Due to nature of human speech, all data pertaining to frequencies above 600Hz can safely be discarded. Therefore, once a recording is converted into frequencey domain, it could then be simply regarded as a vector in 600-dimensional Euclidean space. At this point, a comparison between two vectors could easily be carried out by normalizing the vectors (giving them length 1) then computing the norm of the difference betweeen the two (of course, the difference between two vectors in R600 is performed by subtracting componentwise). Unfortunately, exactly which norm to use is not immediately clear.
After carefully comparing and contrasting the use of the Taxicab, Euclidean, and Maximum norms, it became clear that the Euclidean norm most accurately measured the closeness between different frequency spectra. Once the norm function was chosen, all that remained was to decide exactly how small the norm of the difference of two vectors had to be in order to determine that both recordings originated from the same person.

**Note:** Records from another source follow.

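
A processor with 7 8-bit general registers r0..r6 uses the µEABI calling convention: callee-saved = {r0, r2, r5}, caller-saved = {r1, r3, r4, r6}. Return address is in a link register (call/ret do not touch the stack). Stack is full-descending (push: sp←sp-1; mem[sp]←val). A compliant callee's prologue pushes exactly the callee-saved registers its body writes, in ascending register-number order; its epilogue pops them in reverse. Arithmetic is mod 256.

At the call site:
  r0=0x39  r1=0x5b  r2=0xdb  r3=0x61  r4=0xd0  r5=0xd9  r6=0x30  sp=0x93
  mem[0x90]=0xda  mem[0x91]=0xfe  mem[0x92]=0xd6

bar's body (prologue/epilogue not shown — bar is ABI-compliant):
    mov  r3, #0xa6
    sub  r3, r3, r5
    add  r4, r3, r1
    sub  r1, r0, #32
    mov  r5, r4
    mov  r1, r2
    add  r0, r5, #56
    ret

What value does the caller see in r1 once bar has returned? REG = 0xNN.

REG = 0xdb

prologue: push r0 → mem[0x92]=0x39, sp=0x92
prologue: push r5 → mem[0x91]=0xd9, sp=0x91
body[0] mov  r3, #0xa6 → r3=0xa6
body[1] sub  r3, r3, r5 → r3=0xcd
body[2] add  r4, r3, r1 → r4=0x28
body[3] sub  r1, r0, #32 → r1=0x19
body[4] mov  r5, r4 → r5=0x28
body[5] mov  r1, r2 → r1=0xdb
body[6] add  r0, r5, #56 → r0=0x60
epilogue: pop r5=0xd9, sp=0x92
epilogue: pop r0=0x39, sp=0x93
r1 is caller-saved → body value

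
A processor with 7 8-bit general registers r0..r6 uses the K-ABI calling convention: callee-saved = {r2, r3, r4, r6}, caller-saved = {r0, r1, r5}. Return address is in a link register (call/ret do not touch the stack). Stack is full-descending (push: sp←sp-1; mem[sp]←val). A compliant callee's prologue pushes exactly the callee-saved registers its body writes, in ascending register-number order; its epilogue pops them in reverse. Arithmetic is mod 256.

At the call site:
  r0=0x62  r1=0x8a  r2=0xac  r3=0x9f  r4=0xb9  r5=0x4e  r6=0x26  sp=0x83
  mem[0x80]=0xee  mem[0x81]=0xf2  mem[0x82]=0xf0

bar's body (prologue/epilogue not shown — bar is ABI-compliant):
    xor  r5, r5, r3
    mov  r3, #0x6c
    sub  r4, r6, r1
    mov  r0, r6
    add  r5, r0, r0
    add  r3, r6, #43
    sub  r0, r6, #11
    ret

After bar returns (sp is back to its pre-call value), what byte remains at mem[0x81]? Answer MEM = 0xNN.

prologue: push r3 → mem[0x82]=0x9f, sp=0x82
prologue: push r4 → mem[0x81]=0xb9, sp=0x81
body[0] xor  r5, r5, r3 → r5=0xd1
body[1] mov  r3, #0x6c → r3=0x6c
body[2] sub  r4, r6, r1 → r4=0x9c
body[3] mov  r0, r6 → r0=0x26
body[4] add  r5, r0, r0 → r5=0x4c
body[5] add  r3, r6, #43 → r3=0x51
body[6] sub  r0, r6, #11 → r0=0x1b
epilogue: pop r4=0xb9, sp=0x82
epilogue: pop r3=0x9f, sp=0x83
prologue pushed ['r3', 'r4'] at ['0x82', '0x81']

MEM = 0xb9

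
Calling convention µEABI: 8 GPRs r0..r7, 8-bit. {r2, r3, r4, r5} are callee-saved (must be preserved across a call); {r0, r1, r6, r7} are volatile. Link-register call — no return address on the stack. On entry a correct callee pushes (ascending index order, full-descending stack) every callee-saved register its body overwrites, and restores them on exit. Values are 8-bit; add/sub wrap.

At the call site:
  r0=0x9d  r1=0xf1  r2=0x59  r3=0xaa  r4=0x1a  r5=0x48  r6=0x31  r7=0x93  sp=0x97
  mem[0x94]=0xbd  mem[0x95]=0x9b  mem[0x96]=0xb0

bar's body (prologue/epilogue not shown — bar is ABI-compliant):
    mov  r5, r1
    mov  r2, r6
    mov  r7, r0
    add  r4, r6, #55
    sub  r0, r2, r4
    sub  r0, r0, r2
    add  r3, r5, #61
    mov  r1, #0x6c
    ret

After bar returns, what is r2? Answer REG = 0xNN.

prologue: push r2 → mem[0x96]=0x59, sp=0x96
prologue: push r3 → mem[0x95]=0xaa, sp=0x95
prologue: push r4 → mem[0x94]=0x1a, sp=0x94
prologue: push r5 → mem[0x93]=0x48, sp=0x93
body[0] mov  r5, r1 → r5=0xf1
body[1] mov  r2, r6 → r2=0x31
body[2] mov  r7, r0 → r7=0x9d
body[3] add  r4, r6, #55 → r4=0x68
body[4] sub  r0, r2, r4 → r0=0xc9
body[5] sub  r0, r0, r2 → r0=0x98
body[6] add  r3, r5, #61 → r3=0x2e
body[7] mov  r1, #0x6c → r1=0x6c
epilogue: pop r5=0x48, sp=0x94
epilogue: pop r4=0x1a, sp=0x95
epilogue: pop r3=0xaa, sp=0x96
epilogue: pop r2=0x59, sp=0x97
r2 is callee-saved → restored

REG = 0x59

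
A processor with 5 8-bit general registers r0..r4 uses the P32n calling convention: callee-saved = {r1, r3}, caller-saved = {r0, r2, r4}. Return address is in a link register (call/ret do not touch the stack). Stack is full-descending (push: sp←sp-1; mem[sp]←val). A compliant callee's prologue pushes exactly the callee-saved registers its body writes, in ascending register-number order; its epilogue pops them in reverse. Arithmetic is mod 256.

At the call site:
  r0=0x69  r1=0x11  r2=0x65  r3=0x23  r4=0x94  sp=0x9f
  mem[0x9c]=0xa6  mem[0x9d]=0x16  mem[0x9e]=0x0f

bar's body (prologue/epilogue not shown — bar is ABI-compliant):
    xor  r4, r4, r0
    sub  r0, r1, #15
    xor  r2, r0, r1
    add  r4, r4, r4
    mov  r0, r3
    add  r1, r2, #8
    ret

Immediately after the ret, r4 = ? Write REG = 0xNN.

prologue: push r1 → mem[0x9e]=0x11, sp=0x9e
body[0] xor  r4, r4, r0 → r4=0xfd
body[1] sub  r0, r1, #15 → r0=0x02
body[2] xor  r2, r0, r1 → r2=0x13
body[3] add  r4, r4, r4 → r4=0xfa
body[4] mov  r0, r3 → r0=0x23
body[5] add  r1, r2, #8 → r1=0x1b
epilogue: pop r1=0x11, sp=0x9f
r4 is caller-saved → body value

REG = 0xfa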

Recall that Chebyshev's Inequality states that in particular, at least 3/4 of all measurements from the same population fall within 2 standard deviations of the mean. Hence, in response to the problem posed at the end of the previous paragraph, the following solution can be formulated:
By requiring that the norm of the difference fall within 2 standard deviations of the normal average voice, we are then ensured that at least 3/4 of the time, the algorithm would recognize a voice correctly.